In the light of Michael's day-to-day experience as a practicing GP, he questions the current crusade of government to improve public health, and the consequent increase in the level of state intervention in every aspect of people's lives.
He is also author of MMR and Autism (2004), an explanation of why he believes the anti-MMR campaign is misguided, with the aim of both reassuring parents considering vaccination, and also relieving the continued anxieties of parents of autistic children.
Dr Clare Gerada has been a GP in Lambeth - one of the most deprived boroughs in London - since 1991. Her Kennington practice is part of the Hurley Group, a partnership of three surgeries in South London that work together to provide the local population with high quality health services.
Prior to becoming a GP, Dr Gerada worked in psychiatry at the Maudsley Hospital, specialising in substance misuse. This remains her key professional interest and she is currently a GP specialist in this area, managing patients with heroin and cocaine addiction.
Tony Gilland is the Science and Society Director at the Institute of Ideas. Tony directs the IoI's programme on scientific and medical controversies, particularly in relation to genetics, medical science and public health. He has programmed many symposiums, and edited several books on the subject.
Most recently, Tony initiated the Science Education Project, investigating the state of science education in the UK. The project has thus far resulted in a book edited by Tony, What is science education for?, which generated widespread coverage. Tony was recently quoted in The Guardian in response to the evaluations of the new science GCSE.
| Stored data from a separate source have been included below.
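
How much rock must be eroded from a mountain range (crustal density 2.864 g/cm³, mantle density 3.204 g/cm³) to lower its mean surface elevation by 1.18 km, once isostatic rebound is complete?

11.1 km

Net drop Δ = e − u = e − e ρ_c/ρ_m = e (ρ_m − ρ_c)/ρ_m.
e = Δ ρ_m/(ρ_m − ρ_c) = 1.18 km × 3.204/0.34 = 11.1 km.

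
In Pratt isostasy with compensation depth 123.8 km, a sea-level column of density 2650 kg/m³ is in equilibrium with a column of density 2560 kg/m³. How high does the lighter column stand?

ρ_ref D = ρ (D + h) → h = D (ρ_ref − ρ)/ρ.
h = 123.8 km × (2650 − 2560)/2560 = 4.35 km.

4.35 km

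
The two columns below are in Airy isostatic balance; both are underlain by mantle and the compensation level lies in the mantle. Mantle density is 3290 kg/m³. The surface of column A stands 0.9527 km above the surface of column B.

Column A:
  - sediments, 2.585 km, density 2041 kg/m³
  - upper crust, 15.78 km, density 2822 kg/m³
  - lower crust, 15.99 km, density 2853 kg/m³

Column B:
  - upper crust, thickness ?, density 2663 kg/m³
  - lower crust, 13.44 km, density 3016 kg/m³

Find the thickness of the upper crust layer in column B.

17.2 km

Take the compensation level at the base of the deeper column (depth z_c below the surface of column A) and equate Σ ρ_i t_i down to z_c; mantle fills any gap and the z_c terms cancel.
Column A: 2.585×2041 + 15.78×2822 + 15.99×2853 + (z_c − 34.355)×3290
Column B: 0.9527×0 + x×2663 + 13.44×3016 + (z_c − 0.9527 − 13.44 − x)×3290
The z_c×3290 term appears on both sides and cancels. Collect the known terms of each column as K = Σ(ρt)_known − 3290 × (depth of known layers): K_A = 95426.615 − 3290×34.355 = −17601.335; K_B = 40535.04 − 3290×(0.9527 + 13.44) = −6816.943.
Balance: K_A = K_B − x×(3290 − 2663), so x = (K_B − K_A)/(3290 − 2663) = 10784.4/627 = 17.2 km.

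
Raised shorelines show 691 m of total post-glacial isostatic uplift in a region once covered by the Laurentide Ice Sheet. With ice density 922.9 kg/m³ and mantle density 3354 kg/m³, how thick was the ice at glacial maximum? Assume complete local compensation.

u = t ρ_ice/ρ_m → t = u ρ_m/ρ_ice = 691 m × 3354/922.9 = 2510 m.

2510 m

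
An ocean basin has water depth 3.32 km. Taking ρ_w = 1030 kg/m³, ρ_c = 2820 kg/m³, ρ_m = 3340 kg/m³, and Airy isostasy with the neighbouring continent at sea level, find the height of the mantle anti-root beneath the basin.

For local isostatic compensation: replacing crust with seawater at the top is compensated by replacing crust with mantle at the base: d (ρ_c − ρ_w) = a (ρ_m − ρ_c).
a = d (ρ_c − ρ_w)/(ρ_m − ρ_c) = 3.32 km × 1790/520 = 11.4 km.

11.4 km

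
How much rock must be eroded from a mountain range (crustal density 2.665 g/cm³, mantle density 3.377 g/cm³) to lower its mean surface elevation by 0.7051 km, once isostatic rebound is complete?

Net drop Δ = e − u = e − e ρ_c/ρ_m = e (ρ_m − ρ_c)/ρ_m.
e = Δ ρ_m/(ρ_m − ρ_c) = 0.7051 km × 3.377/0.712 = 3.34 km.

3.34 km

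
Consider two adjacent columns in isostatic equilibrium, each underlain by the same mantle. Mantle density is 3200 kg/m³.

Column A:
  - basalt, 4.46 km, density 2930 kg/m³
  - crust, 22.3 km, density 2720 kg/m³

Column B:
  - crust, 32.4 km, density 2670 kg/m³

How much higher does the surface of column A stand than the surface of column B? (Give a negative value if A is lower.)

−1.64 km

For any compensation level in the mantle, the mantle terms cancel and isostasy reduces to e = (Σt_A − Σt_B) − (Σ(ρt)_A − Σ(ρt)_B) / ρ_m.
Σt_A = 26.76 km; Σt_B = 32.4 km; Σ(ρt)_A = 73723.8; Σ(ρt)_B = 86508 (in km·kg/m³).
e = (26.76 − 32.4) − (73723.8 − 86508) / 3200 = −1.64 km.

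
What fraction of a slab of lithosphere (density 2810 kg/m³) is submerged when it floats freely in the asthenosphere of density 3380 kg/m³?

0.831

Submerged fraction = ρ_obj/ρ_fluid = 2810/3380 = 0.831.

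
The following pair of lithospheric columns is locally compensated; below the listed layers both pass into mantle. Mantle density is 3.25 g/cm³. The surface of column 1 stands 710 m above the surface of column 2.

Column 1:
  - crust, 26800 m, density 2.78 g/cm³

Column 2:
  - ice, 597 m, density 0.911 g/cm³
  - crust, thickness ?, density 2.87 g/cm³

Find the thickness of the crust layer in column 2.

23400 m

Take the compensation level at the base of the deeper column (depth z_c below the surface of column 1) and equate Σ ρ_i t_i down to z_c; mantle fills any gap and the z_c terms cancel.
Column 1: 26800×2.78 + (z_c − 26800)×3.25
Column 2: 710×0 + 597×0.911 + x×2.87 + (z_c − 710 − 597 − x)×3.25
The z_c×3.25 term appears on both sides and cancels. Collect the known terms of each column as K = Σ(ρt)_known − 3.25 × (depth of known layers): K_1 = 74504 − 3.25×26800 = −12596; K_2 = 543.867 − 3.25×(710 + 597) = −3703.883.
Balance: K_1 = K_2 − x×(3.25 − 2.87), so x = (K_2 − K_1)/(3.25 − 2.87) = 8892.12/0.38 = 23400 m.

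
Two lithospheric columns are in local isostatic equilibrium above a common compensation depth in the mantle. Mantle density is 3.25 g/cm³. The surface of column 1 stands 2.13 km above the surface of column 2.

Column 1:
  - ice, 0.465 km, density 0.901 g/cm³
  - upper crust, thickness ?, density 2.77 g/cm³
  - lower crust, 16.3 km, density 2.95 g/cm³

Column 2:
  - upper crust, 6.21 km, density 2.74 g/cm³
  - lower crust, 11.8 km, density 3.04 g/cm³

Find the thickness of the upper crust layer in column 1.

13.7 km

Take the compensation level at the base of the deeper column (depth z_c below the surface of column 1) and equate Σ ρ_i t_i down to z_c; mantle fills any gap and the z_c terms cancel.
Column 1: 0.465×0.901 + x×2.77 + 16.3×2.95 + (z_c − 16.765 − x)×3.25
Column 2: 2.13×0 + 6.21×2.74 + 11.8×3.04 + (z_c − 2.13 − 18.01)×3.25
The z_c×3.25 term appears on both sides and cancels. Collect the known terms of each column as K = Σ(ρt)_known − 3.25 × (depth of known layers): K_1 = 48.503965 − 3.25×16.765 = −5.982285; K_2 = 52.8874 − 3.25×(2.13 + 18.01) = −12.5676.
Balance: K_1 − x×(3.25 − 2.77) = K_2, so x = (K_1 − K_2)/(3.25 − 2.77) = 6.58531/0.48 = 13.7 km.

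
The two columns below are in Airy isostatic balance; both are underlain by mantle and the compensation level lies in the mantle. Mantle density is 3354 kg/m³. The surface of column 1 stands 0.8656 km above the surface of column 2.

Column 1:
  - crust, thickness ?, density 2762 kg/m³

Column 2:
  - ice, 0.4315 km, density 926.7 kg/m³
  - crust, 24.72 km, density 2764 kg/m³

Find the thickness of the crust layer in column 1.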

Tony has also written widely on the problem of risk aversion and defensiveness about scientific experimentation, contributing an article, 'Trade War or Culture War? The GM Debate in Britain and the European Union' to the book Let Them Eat Precaution.
Tony is National Coordinator of the IoI's acclaimed Debating Matters competition for sixth-form students, now in its third year.
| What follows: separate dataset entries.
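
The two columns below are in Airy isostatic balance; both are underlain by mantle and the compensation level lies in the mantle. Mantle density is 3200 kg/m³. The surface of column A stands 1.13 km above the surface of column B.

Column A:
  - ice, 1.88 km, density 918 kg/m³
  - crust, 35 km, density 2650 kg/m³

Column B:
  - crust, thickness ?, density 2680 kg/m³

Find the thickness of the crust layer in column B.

38.3 km

Take the compensation level at the base of the deeper column (depth z_c below the surface of column A) and equate Σ ρ_i t_i down to z_c; mantle fills any gap and the z_c terms cancel.
Column A: 1.88×918 + 35×2650 + (z_c − 36.88)×3200
Column B: 1.13×0 + x×2680 + (z_c − 1.13 − 0 − x)×3200
The z_c×3200 term appears on both sides and cancels. Collect the known terms of each column as K = Σ(ρt)_known − 3200 × (depth of known layers): K_A = 94475.84 − 3200×36.88 = −23540.16; K_B = 0 − 3200×(1.13 + 0) = −3616.
Balance: K_A = K_B − x×(3200 − 2680), so x = (K_B − K_A)/(3200 − 2680) = 19924.2/520 = 38.3 km.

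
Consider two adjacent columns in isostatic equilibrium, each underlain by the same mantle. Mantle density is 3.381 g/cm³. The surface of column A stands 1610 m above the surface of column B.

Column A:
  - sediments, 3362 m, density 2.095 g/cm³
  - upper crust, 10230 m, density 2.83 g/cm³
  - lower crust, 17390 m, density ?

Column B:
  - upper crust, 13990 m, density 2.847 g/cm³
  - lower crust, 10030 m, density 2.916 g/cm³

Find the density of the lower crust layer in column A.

2.94 g/cm³

Take the compensation level at the base of the deeper column (depth z_c below the surface of column A) and equate Σ ρ_i t_i down to z_c; mantle fills any gap and the z_c terms cancel.
Column A: 3362×2.095 + 10230×2.83 + 17390×ρ + (z_c − 30982)×3.381
Column B: 1610×0 + 13990×2.847 + 10030×2.916 + (z_c − 1610 − 24020)×3.381
The z_c×3.381 term appears on both sides and cancels. Collect the known terms of each column as K = Σ(ρt)_known − 3.381 × (depth of known layers): K_A = 35994.29 − 3.381×30982 = −68755.852; K_B = 69077.01 − 3.381×(1610 + 24020) = −17578.02.
Balance: K_A + 17390×ρ = K_B, so ρ = (K_B − K_A)/17390 = 51177.8/17390 = 2.94 g/cm³.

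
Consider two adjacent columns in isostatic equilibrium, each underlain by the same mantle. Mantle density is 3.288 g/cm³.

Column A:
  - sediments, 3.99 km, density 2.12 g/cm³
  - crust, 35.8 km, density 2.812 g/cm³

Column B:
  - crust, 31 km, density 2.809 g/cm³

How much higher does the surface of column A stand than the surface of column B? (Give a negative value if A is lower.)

2.08 km

For any compensation level in the mantle, the mantle terms cancel and isostasy reduces to e = (Σt_A − Σt_B) − (Σ(ρt)_A − Σ(ρt)_B) / ρ_m.
Σt_A = 39.79 km; Σt_B = 31 km; Σ(ρt)_A = 109.1284; Σ(ρt)_B = 87.079 (in km·g/cm³).
e = (39.79 − 31) − (109.1284 − 87.079) / 3.288 = 2.08 km.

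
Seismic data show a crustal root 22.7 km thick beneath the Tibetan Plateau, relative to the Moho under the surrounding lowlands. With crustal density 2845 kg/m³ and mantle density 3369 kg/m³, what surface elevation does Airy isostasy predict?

4.18 km

By Archimedes' principle applied to the lithosphere: ρ_c h = (ρ_m − ρ_c) r.
h = r (ρ_m − ρ_c) / ρ_c = 22.7 km × (3369 − 2845) / 2845 = 4.18 km.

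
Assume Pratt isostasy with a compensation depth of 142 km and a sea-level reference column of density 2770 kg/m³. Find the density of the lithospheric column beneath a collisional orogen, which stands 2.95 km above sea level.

2710 kg/m³

Pratt balance: ρ_ref D = ρ (D + h).
ρ = ρ_ref D/(D + h) = 2770 × 142 km/(142 km + 2.95 km) = 2710 kg/m³.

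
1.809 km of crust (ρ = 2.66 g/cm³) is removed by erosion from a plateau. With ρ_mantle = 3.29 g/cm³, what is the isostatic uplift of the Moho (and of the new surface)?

1.46 km

Unloading: uplift u = e ρ_c/ρ_m = 1.809 km × 2.66/3.29 = 1.46 km.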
Peter Marsh is a Chartered Psychologist and Co-director of The Social Issues Research Centre. He studied at Ruskin College Oxford, where he obtained a Diploma in Social Studies, and subsequently at University College, Oxford where he gained his degree and doctorate in psychology.
Marsh is still known for his early work on football hooliganism, conducted in the late 1970s and early 1980s. His first book, Rules of Disorder, published in 1978, is still a set text on the subject. His most recent book, co-authoured with Steve Frosdick and published in 2005, is Football Hooliganism.
Dr. Gray Smith-Laing
Dr Smith-Laing qualified with honours at The Royal Free Hospital in 1973. He has trained widely in all aspects of general medicine and gastroenterology and was appointed to the Medway NHS Trust in 1984. Dr Smith-Laing has specialist interests in hepatology; interventional endoscopy, ERCP and colonoscopy; and management of upper GI cancers but also like to remain a true "General Physician". He has taken on management roles as clinical director for medicine and as a deputy medical director of the Trust. Dr Smith-Laing has spoken to the media about the dangers of alcohol abuse on many occasions and was instrumental in securing the participation and co-operation of the Medway NHS Foundation Trust with the filming of Paul Watson's recent hard-hitting BBC documentary about alcoholism, Rain in My Heart.